In reply to Matt Maynard:
> We have just got a pumpy stamina circuit worked out in our gargage wall. It has 14 moves and we think it probably French 6a.
>
> My housemate reckons that if you climb a route twice (staying on the board) it adds a full letter grade, making our board circuit 6b. If you keep doubling the number of laps you can keep giving yourself an additonal full letter grade.
>
> Therefore
> 1 lap = 6a
> 2 laps = 6b
> 4 laps = 6c
> 8 laps = 7a
> 16 laps = 7b
> 32 laps = 7c
> 64 laps = 8a
>
> (8a is proabably the equivalent of climbing vetically the distance from our house in Meersbrook to the ferris wheel in town)
>
> Have people heard of this making sense before?
>
> It seems to be pretty true and is spitting me off at about the right number of laps ( :
Unfortunately it doesn't work like that or I'd lap F5 for a few hours and claim F8c.
I used to ARC on F6b-6c routes, climbing continuously for between 45mins and and hour. F6b-6c was below my anaerobic threshold so I didn't get pumped - there was no accumulated pump to deal with and the last lap felt no harder than the first.

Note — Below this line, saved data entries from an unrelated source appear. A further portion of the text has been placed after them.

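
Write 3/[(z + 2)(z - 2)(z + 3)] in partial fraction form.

Using cover-up method: A = -3/4, B = 3/20, C = 3/5
Result: (-3/4)/(z + 2) + (3/20)/(z - 2) + (3/5)/(z + 3)


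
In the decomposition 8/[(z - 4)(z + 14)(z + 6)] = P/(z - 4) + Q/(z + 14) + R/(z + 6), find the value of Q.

Cover-up at z = -14: Q = 8/[(-14 - 4)(-14 + 6)] = 8/[(-18)(-8)] = 8/144 = 1/18


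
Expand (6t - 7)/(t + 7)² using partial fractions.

(6t - 7) = A(t + 7) + B. At t = -7: B = 6·(-7) - 7 = -49. Coeff of t: A = 6
Result: 6/(t + 7) - 49/(t + 7)²


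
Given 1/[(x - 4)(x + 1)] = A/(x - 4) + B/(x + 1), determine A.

Cover-up at x = 4: A = 1/(4 + 1) = 1/5


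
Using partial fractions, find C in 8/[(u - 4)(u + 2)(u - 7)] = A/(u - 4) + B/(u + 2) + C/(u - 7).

Cover-up at u = 7: C = 8/[(7 - 4)(7 + 2)] = 8/[(3)(9)] = 8/27


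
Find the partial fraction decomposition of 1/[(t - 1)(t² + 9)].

Cover-up at t = 1: α = 1/(1² + 9) = 1/10. Then β = -α = -1/10, γ = -α·(0 + 1) = -1/10
Result: (1/10)/(t - 1) - ((1/10)t + 1/10)/(t² + 9)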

Your circuit should take about an hour to complete (14 moves x 64 = 896 moves at 4secs per move = 1hr), this is the sort of grade and duration that lots of people regularly ARC on.
I think part of the problem with some people's incredulity about doing this (offer of pints and jet fighters for successful attempts) is that you're stuck within your own narrow frame of reference: you get pumped on it therefore everyone must get pumped on it.